Their father was worked as a chemist for several well known cosmetics companies. But ever since he passed away a few years ago and recently their mother went to a clinc for rehab to curb her drinking, Charles has had free reign to do nothing. He begs to differ because he is building a Folly in the backyard and perfecting the sprezzatura, to act like a gentlemen in a graceful manner and make it look like your doing nothing at all. Charles is about looking to past and wishing men still wore top coats and women still wore white gloves.

But the jig is up when the bills pile up and the bank is threatening to reposses the house. But Charles comes up with a plan with help from the nefarious postman/private detective to blow up the Folly and fake his death and take get the insurance money to save Amaurot and move to South America, where in dream he converses with W.B. Yeats, but the plans goes awry when he finds out that his Bosnian maid, Mrs. P, has her children living in the Folly. Where Charles meets the one-legged beauty, due to a landmine, Mirela. The bomb is stopped by Frank or so we think, but the Folly explodes anyway and a large stone gargoyle falls on Charles's head and puts him into a coma for a few weeks.

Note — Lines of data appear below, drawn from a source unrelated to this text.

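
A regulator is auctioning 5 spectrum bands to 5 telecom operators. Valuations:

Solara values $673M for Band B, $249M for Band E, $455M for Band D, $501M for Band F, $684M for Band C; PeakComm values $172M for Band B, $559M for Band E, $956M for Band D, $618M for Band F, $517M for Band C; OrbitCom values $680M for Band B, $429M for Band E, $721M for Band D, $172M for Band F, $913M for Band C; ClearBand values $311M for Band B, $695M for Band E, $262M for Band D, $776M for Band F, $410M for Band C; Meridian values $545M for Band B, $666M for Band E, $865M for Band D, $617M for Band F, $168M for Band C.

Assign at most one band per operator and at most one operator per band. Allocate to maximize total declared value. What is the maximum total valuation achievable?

Optimal: Solara→Band B ($673M), PeakComm→Band D ($956M), OrbitCom→Band C ($913M), ClearBand→Band F ($776M), Meridian→Band E ($666M) — total 673+956+913+776+666 = $3984M.
No other one-to-one assignment exceeds $3984M.

Max total: $3984M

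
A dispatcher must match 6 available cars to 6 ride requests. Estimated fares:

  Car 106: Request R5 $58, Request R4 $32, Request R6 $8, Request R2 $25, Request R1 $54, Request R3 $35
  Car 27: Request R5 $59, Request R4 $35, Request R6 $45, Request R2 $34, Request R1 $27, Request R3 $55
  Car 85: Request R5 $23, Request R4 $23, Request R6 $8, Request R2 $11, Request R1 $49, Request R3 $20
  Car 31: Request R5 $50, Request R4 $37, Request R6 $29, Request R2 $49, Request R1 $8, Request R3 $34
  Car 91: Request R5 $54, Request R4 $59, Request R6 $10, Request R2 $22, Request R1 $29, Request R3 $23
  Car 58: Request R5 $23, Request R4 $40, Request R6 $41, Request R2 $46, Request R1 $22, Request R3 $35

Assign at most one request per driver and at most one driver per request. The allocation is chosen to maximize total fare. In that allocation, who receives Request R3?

Car 27 receives Request R3.

This is a one-to-one assignment (maximum-weight bipartite matching).
Optimal: Car 106→Request R5 ($58), Car 27→Request R3 ($55), Car 85→Request R1 ($49), Car 31→Request R2 ($49), Car 91→Request R4 ($59), Car 58→Request R6 ($41) — total 58+55+49+49+59+41 = $311.
Max-entry greedy (repeatedly take the single best remaining cell) gives $282, worse by 29.
Swapping Car 31↔Car 58 (Car 31→Request R6 $29, Car 58→Request R2 $46) loses 15.
Car 27's own top request is Request R5 ($59), but forcing Car 27→Request R5 and reassigning the rest optimally gives only $292 — worse by 19.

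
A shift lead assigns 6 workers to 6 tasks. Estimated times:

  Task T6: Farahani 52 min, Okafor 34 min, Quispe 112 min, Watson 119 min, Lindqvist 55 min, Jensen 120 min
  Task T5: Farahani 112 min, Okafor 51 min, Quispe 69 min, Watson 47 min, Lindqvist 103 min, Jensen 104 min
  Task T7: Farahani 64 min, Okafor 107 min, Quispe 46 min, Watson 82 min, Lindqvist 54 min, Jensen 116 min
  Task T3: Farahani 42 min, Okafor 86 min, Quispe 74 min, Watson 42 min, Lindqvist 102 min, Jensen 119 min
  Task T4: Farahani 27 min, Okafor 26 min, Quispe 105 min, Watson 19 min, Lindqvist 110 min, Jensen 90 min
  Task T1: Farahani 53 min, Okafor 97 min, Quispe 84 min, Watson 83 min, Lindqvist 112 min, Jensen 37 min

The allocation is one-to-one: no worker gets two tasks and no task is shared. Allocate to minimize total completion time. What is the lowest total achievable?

Min total: 250 min

This is the linear assignment problem.
Optimal: Farahani→Task T3 (42 min), Okafor→Task T5 (51 min), Quispe→Task T7 (46 min), Watson→Task T4 (19 min), Lindqvist→Task T6 (55 min), Jensen→Task T1 (37 min) — total 42+51+46+19+55+37 = 250 min.
Row-greedy (each worker in turn takes its cheapest remaining task) gives 289 min, worse by 39.
No other one-to-one assignment undercuts 250 min.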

When he wakes up his mother has come back, the finances are settled and Bel has turned Charles' beloved home into a theatre for her awful troupe lead by a Marxist playwright Henry. Charles moves in with Frank when his mother forces him to a get a job and he does at a factory making sure the Yule Logs are straight in a Latvian factory. Charles tries to begin a play to get back into his beloved home, but things get worse when a telecommunications company named Telisnor, with a nod to Shakespeare's Hamlet, buying Amaurot and making sure there is a cell phone in every production.

Charles comes home to the night where the Telisnor president has dinner with the Hythlodays to celebrate their merger. But Charles is only concerned with talking to Bel about her upcoming trip to an acting workshop in Russia in Chekhov's home town, because The Cherry Orchard is her favorite play. But he has a talk with Bel and everything seems to be fine and then the next morning she dies, by driving her car into a wall and breaking through the windsheild and flying into the ocean. Whether it was suicide, because she was a very worried and uptight person. It also could have been that the old car, of her father's, that she was driving? It is a mystery.